Aceh Besar (KANALACEH.COM) – Program penyediaan air bersih untuk desa resmi dimulai dari Gampong Lambleut, Kecamatan Darul Kamal, Aceh Besar, Minggu (10/5), melalui kolaborasi Asosiasi Badan Permusyawaratan Desa Nasional (ABPEDNAS), PT SUCOFINDO (Persero), dan Kejaksaan RI.
Kick off ini menandai dimulainya pembangunan 70 sumur air bersih di berbagai wilayah Indonesia, dari Aceh hingga Merauke.
Inisiatif bertajuk Jaga Air Bersih untuk Desa itu disebut sebagai upaya memastikan program pembangunan pemerintah pusat benar-benar menjangkau masyarakat hingga tingkat desa, sekaligus menjadi bagian dari rangkaian menuju HUT ke-70 PT SUCOFINDO pada Oktober 2026.
Ketua Umum ABPEDNAS, Indra Utama, mengatakan program tersebut merupakan bentuk sinergi lintas sektor untuk menjawab kebutuhan dasar masyarakat desa, khususnya akses terhadap air bersih.
“Air bersih bukan hanya kebutuhan dasar, tetapi fondasi kesehatan, produktivitas, dan kualitas hidup masyarakat desa.

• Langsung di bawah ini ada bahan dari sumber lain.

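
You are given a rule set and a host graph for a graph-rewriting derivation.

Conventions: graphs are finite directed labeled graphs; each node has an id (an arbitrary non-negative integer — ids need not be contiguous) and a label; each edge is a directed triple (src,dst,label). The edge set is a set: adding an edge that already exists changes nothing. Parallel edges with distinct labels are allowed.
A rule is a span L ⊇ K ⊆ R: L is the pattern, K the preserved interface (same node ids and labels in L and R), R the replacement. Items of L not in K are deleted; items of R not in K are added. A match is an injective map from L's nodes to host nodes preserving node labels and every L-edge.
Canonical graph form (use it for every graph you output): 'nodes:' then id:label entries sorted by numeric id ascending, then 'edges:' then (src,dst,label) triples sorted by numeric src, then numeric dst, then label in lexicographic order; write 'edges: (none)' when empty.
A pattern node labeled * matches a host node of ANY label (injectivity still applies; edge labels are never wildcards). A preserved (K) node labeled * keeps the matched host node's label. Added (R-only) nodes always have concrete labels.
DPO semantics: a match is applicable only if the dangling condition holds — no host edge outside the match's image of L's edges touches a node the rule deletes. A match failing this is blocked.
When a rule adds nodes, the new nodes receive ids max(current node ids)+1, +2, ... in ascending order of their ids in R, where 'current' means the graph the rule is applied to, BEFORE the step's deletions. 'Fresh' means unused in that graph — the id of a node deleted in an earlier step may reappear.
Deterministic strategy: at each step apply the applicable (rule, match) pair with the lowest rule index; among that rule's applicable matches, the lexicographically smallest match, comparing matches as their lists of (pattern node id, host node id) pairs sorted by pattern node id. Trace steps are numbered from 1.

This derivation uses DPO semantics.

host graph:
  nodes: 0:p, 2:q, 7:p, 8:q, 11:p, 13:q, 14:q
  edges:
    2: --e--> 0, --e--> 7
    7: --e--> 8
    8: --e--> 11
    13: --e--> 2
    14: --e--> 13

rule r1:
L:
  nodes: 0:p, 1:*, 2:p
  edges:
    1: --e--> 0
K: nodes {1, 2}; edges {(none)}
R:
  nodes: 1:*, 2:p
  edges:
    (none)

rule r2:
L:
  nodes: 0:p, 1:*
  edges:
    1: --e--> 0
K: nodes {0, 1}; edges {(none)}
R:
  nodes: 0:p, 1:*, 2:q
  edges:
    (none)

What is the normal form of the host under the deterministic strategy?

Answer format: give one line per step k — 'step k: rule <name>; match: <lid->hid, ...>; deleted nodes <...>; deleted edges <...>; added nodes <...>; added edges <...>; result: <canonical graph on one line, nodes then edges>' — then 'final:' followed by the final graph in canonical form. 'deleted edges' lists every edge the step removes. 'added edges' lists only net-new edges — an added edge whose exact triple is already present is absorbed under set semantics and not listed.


step 1: rule r1; match: 0->0, 1->2, 2->7; deleted nodes 0; deleted edges (2,0,e); added nodes (none); added edges (none); result: nodes: 2:q, 7:p, 8:q, 11:p, 13:q, 14:q edges: (2,7,e); (7,8,e); (8,11,e); (13,2,e); (14,13,e)
step 2: rule r1; match: 0->11, 1->8, 2->7; deleted nodes 11; deleted edges (8,11,e); added nodes (none); added edges (none); result: nodes: 2:q, 7:p, 8:q, 13:q, 14:q edges: (2,7,e); (7,8,e); (13,2,e); (14,13,e)
step 3: rule r2; match: 0->7, 1->2; deleted nodes (none); deleted edges (2,7,e); added nodes 15; added edges (none); result: nodes: 2:q, 7:p, 8:q, 13:q, 14:q, 15:q edges: (7,8,e); (13,2,e); (14,13,e)
final:
nodes: 2:q, 7:p, 8:q, 13:q, 14:q, 15:q
edges: (7,8,e); (13,2,e); (14,13,e)


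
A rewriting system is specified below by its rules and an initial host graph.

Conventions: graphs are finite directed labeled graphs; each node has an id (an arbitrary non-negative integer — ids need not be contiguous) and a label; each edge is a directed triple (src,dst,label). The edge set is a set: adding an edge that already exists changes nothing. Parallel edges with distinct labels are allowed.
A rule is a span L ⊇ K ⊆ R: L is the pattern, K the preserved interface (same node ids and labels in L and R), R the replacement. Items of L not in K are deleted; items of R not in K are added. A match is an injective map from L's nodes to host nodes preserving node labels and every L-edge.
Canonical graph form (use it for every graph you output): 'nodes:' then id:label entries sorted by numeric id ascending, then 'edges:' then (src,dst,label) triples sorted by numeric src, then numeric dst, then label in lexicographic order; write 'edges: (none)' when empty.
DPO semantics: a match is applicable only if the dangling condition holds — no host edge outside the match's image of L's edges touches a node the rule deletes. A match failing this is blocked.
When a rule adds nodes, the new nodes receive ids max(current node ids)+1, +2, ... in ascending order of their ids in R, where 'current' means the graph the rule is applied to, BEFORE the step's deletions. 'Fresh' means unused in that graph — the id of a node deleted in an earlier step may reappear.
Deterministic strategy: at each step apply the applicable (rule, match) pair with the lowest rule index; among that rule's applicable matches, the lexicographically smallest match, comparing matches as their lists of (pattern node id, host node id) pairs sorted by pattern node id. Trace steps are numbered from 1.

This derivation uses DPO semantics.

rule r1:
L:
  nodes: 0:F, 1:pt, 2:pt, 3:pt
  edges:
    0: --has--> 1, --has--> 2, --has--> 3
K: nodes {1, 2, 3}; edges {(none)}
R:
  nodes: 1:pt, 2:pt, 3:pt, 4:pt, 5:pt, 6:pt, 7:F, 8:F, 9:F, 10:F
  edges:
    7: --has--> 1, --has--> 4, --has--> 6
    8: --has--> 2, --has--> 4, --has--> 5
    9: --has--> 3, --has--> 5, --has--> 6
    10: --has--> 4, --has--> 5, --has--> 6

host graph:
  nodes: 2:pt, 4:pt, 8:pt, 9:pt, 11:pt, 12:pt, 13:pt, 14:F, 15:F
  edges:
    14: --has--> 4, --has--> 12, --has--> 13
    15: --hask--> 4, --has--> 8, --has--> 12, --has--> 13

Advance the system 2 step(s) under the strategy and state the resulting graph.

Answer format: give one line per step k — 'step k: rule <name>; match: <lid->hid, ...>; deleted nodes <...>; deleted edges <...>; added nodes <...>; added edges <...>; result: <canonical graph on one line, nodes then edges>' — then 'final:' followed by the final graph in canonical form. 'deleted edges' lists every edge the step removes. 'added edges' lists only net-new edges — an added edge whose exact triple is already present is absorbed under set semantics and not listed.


step 1: rule r1; match: 0->14, 1->4, 2->12, 3->13; deleted nodes 14; deleted edges (14,4,has); (14,12,has); (14,13,has); added nodes 16, 17, 18, 19, 20, 21, 22; added edges (19,4,has); (19,16,has); (19,18,has); (20,12,has); (20,16,has); (20,17,has); (21,13,has); (21,17,has); (21,18,has); (22,16,has); (22,17,has); (22,18,has); result: nodes: 2:pt, 4:pt, 8:pt, 9:pt, 11:pt, 12:pt, 13:pt, 15:F, 16:pt, 17:pt, 18:pt, 19:F, 20:F, 21:F, 22:F edges: (15,4,hask); (15,8,has); (15,12,has); (15,13,has); (19,4,has); (19,16,has); (19,18,has); (20,12,has); (20,16,has); (20,17,has); (21,13,has); (21,17,has); (21,18,has); (22,16,has); (22,17,has); (22,18,has)
step 2: rule r1; match: 0->19, 1->4, 2->16, 3->18; deleted nodes 19; deleted edges (19,4,has); (19,16,has); (19,18,has); added nodes 23, 24, 25, 26, 27, 28, 29; added edges (26,4,has); (26,23,has); (26,25,has); (27,16,has); (27,23,has); (27,24,has); (28,18,has); (28,24,has); (28,25,has); (29,23,has); (29,24,has); (29,25,has); result: nodes: 2:pt, 4:pt, 8:pt, 9:pt, 11:pt, 12:pt, 13:pt, 15:F, 16:pt, 17:pt, 18:pt, 20:F, 21:F, 22:F, 23:pt, 24:pt, 25:pt, 26:F, 27:F, 28:F, 29:F edges: (15,4,hask); (15,8,has); (15,12,has); (15,13,has); (20,12,has); (20,16,has); (20,17,has); (21,13,has); (21,17,has); (21,18,has); (22,16,has); (22,17,has); (22,18,has); (26,4,has); (26,23,has); (26,25,has); (27,16,has); (27,23,has); (27,24,has); (28,18,has); (28,24,has); (28,25,has); (29,23,has); (29,24,has); (29,25,has)
final:
nodes: 2:pt, 4:pt, 8:pt, 9:pt, 11:pt, 12:pt, 13:pt, 15:F, 16:pt, 17:pt, 18:pt, 20:F, 21:F, 22:F, 23:pt, 24:pt, 25:pt, 26:F, 27:F, 28:F, 29:F
edges: (15,4,hask); (15,8,has); (15,12,has); (15,13,has); (20,12,has); (20,16,has); (20,17,has); (21,13,has); (21,17,has); (21,18,has); (22,16,has); (22,17,has); (22,18,has); (26,4,has); (26,23,has); (26,25,has); (27,16,has); (27,23,has); (27,24,has); (28,18,has); (28,24,has); (28,25,has); (29,23,has); (29,24,has); (29,25,has)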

Melalui kolaborasi ini, kami ingin memastikan pembangunan hadir hingga ke desa yang membutuhkan,” kata Indra.
Menurut dia, program ini juga sejalan dengan agenda prioritas nasional Presiden Prabowo Subianto yang menitikberatkan pembangunan desa, ketahanan air, dan peningkatan kesejahteraan masyarakat.
ABPEDNAS, kata dia, siap mengawal agar program tersebut tidak berhenti pada 70 titik pembangunan sumur, melainkan berkembang menjadi gerakan nasional dalam memperkuat layanan dasar desa.
Secara nasional, pembangunan sarana air bersih akan dilakukan di 70 titik wilayah operasional PT SUCOFINDO yang tersebar di Sumatera, Jawa, Bali, Kalimantan, Sulawesi, Nusa Tenggara, Maluku, hingga Papua. Program itu diproyeksikan memberi manfaat langsung bagi sekitar 3.500 hingga 7.000 warga desa, terutama di wilayah dengan keterbatasan akses air bersih.
Ketua Dewan Pengawas ABPEDNAS yang juga Jaksa Agung Muda Intelijen Kejaksaan RI, Reda Manthovani, menegaskan pentingnya akuntabilitas dan tata kelola dalam pelaksanaan program sosial tersebut.
“Kolaborasi lintas sektor penting untuk memastikan program berjalan tepat sasaran, transparan, dan memberi dampak nyata bagi masyarakat,” ujarnya.
Direktur Utama PT SUCOFINDO, Sandry Pasambuna, menyebut pembangunan sumur air bersih ini menjadi bagian dari komitmen perusahaan dalam memperkuat dampak sosial melalui prinsip keberlanjutan dan ESG (Environmental, Social, and Governance).
“Memasuki usia ke-70 tahun, SUCOFINDO ingin memastikan keberadaan perusahaan tidak hanya dirasakan melalui layanan bisnis, tetapi juga lewat manfaat sosial yang langsung menyentuh kebutuhan masyarakat,” kata Sandry.
Ia menambahkan, program tersebut juga mendukung pencapaian Sustainable Development Goals (SDGs), khususnya akses air bersih dan pembangunan desa berkelanjutan. Seluruh pembangunan sumur ditargetkan rampung pada 22 Oktober 2026.
Di Aceh Besar, Pemerintah Kabupaten menyambut positif penunjukan Gampong Lambleut sebagai salah satu lokasi awal program. Kepala Dinas Pemberdayaan Masyarakat dan Gampong (DPMG) Aceh Besar, Jakfar, berharap bantuan serupa dapat diperluas ke desa lain.
“Semoga ke depan tidak hanya sumur, tetapi juga dukungan lain seperti irigasi dan kebutuhan dasar masyarakat desa lainnya,” katanya.
Keuchik Gampong Lambleut, Bahrunnazar, mengatakan persoalan air bersih masih menjadi masalah serius bagi sebagian warga, terutama di wilayah timur desa yang selama ini menghadapi kondisi air asin, kekuningan, dan berkapur.
Dari sekitar 300 kepala keluarga di Gampong Lambleut, kata dia, sebagian warga masih mengalami kesulitan mendapatkan air layak konsumsi meski jaringan pipa sudah masuk ke desa sejak dua tahun lalu.
“Bantuan sumur ini sangat membantu kebutuhan air di sekitar meunasah, tetapi kami berharap ada dukungan lanjutan agar akses air bersih bisa menjangkau seluruh rumah warga,” ujarnya.